The treatment of female nurses in the Civil War was appalling. It never occurred to me that at one time, nursing in America, especially when involving the military, was man's domain. The conditions and trials women had to deal with to help people were shocking; many surgeons, not actually allowed to bar them from helping, made the women's lives as miserable as possible to drive them away.
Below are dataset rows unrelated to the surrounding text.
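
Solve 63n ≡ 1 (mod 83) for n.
29

Using Extended Euclidean Algorithm:
gcd(63, 83) = 1
Bezout coefficients: 63 × 29 + 83 × -22 = 1
So 63 × 29 ≡ 1 (mod 83)
The inverse is 29 mod 83 = 29
Verification: 63 × 29 = 1827 = 22 × 83 + 1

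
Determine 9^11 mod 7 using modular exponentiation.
Using Fermat: 9^{6} ≡ 1 (mod 7). 11 ≡ 5 (mod 6). So 9^{11} ≡ 9^{5} ≡ 4 (mod 7)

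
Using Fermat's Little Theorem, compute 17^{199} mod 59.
41

By Fermat's Little Theorem, a^(p-1) ≡ 1 (mod p) for prime p and gcd(a, p) = 1
Here p = 59, so 17^58 ≡ 1 (mod 59)
We can reduce the exponent: 199 mod 58 = 25
So 17^199 ≡ 17^25 (mod 59)
Computing: 17^25 mod 59 = 41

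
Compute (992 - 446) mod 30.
6

(992 - 446) = 546
546 mod 30 = 6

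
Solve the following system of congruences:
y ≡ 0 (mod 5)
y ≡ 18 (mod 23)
110

Using the Chinese Remainder Theorem:
M = product of moduli = 115
For equation 1: M_1 = 23, 23 ≡ 3 (mod 5), inverse of 23 mod 5 is 2 (check: 3 × 2 = 6 ≡ 1 (mod 5))
For equation 2: M_2 = 5, 5 ≡ 5 (mod 23), inverse of 5 mod 23 is 14 (check: 5 × 14 = 70 ≡ 1 (mod 23))
Combine: y ≡ Σ r_i×M_i×(M_i⁻¹ mod m_i) = 0×23×2 + 18×5×14 = 0 + 1260 = 1260
1260 mod 115 = 110
y ≡ 110 (mod 115)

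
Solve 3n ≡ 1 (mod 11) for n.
3^(-1) ≡ 4 (mod 11). Verification: 3 × 4 = 12 ≡ 1 (mod 11)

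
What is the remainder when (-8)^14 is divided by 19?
Using repeated squaring. (-8) ≡ 11 (mod 19). 14 = 8 + 4 + 2 (binary 1110). Repeated squaring mod 19: 11^1 ≡ 11; 11^2 ≡ 11² = 121 ≡ 7; 11^4 ≡ 7² = 49 ≡ 11; 11^8 ≡ 11² = 121 ≡ 7. Multiply: (-8)^14 ≡ 11^8 × 11^4 × 11^2 ≡ 7 × 11 × 7 (mod 19): 7 × 11 = 77 ≡ 1; 1 × 7 = 7 ≡ 7. So (-8)^14 ≡ 7 (mod 19).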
Normally I would consider the fewer the number of viewpoints in a story the better, but Green uses her secondary characters - all six viewpoints besides Charlotte's - well; not only do they advance the plot, but they provide a more complete picture of the times. Ruby O'Flannery, whose viewpoint is second only to Charlotte, highlights the poor immigrants of New York, giving us a glimpse of how easily their poor living could spiral downward until there were no options left. Her downtrodden personality and circumstances provide a foil to Charlotte's wealthy upbringing and bold approach to life. Mr. Olmsted acts as a conduit for the Sanitary Commission, giving us a greater picture of its behind-the-scenes triumphs and frustrations and the fight to convince the government of its importance. A young seminary student out to prove his worth, Edward Goodrich offers one more minor - but terribly important - view to the carnage of war: he is a chaplain, expected to bring healing to these wounded soldiers' souls, but he can't himself see God among the carnage and despair of war, let alone feel he can show God to these men. The doubts that assail him are the sort that could plague any believer when faced with something so far removed from our safe, peaceful Christianity.
By deliberately choosing a profession that highlights her weakness - dealing with illness of any kind - Charlotte encourages us to overcome our fears, follow our dreams, and keep doing what is right, even when it seems everyone is against us. Boldly she fights for the right to help people, defying age and beauty restrictions, disrespectful doctors, and discouragement from her set in society. Do not be discouraged when it is hard; as Charlotte says, "Just because something is difficult doesn't mean it isn't worth doing," (275).
Green portrays the determination of the female nurses in compelling narrative, while providing a harshly realistic view of their duties in the Civil War. Though there is romance, it is secondary to Charlotte's fascinating calling. A powerful tale - 5 out of 5 stars!